Besides, I celebrate just about everything. Hell, I’ll celebrate nothing at all. I’ll celebrate celebrating, just for the sake of celebration. I don’t have to have much reason. It’s all the same anyway. Another raised drink. Another late morning. Another puddle of blood and vomit to clean up.
Just kidding. There usually isn’t any blood, unless, of course, there’s whores and shit involved. If there is shit anywhere, you can bet there is probably some blood around too, but if there are whores coupled with shit? Forget about it, just grab the mop. Hey, don’t get grossed out by me, its the nature of the party. I don’t make the rules I just follow and then clean up after them.
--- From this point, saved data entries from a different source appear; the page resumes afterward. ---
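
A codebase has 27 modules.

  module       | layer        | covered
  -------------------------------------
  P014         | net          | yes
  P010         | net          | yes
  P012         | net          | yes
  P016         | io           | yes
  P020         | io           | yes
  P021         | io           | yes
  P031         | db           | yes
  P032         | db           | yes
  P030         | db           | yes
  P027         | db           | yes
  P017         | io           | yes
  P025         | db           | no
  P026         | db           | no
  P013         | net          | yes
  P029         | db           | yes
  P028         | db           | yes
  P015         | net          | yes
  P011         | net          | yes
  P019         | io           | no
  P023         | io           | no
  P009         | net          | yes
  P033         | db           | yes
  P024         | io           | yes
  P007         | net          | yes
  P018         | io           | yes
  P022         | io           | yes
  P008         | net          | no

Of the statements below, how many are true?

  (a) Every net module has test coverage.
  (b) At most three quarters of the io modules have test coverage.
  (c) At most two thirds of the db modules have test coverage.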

Anyway, so i'm a year older now. One more down. I told this girl in class yesterday [yeah, I had to go to school on my birthday, this is how the year begins], that I was now 31 years old and flat broke. She said back to me, 'well, I'm 36 years old and flat broke,' and I told her that wasn’t reassuring.
If you can guess what song the lyric that titles this post is from then you win a prize. Bonus points if you can complete it.*
*disclaimer: you do not actually get anything for guessing. though if you really want, i guess you can pat yourself on the back.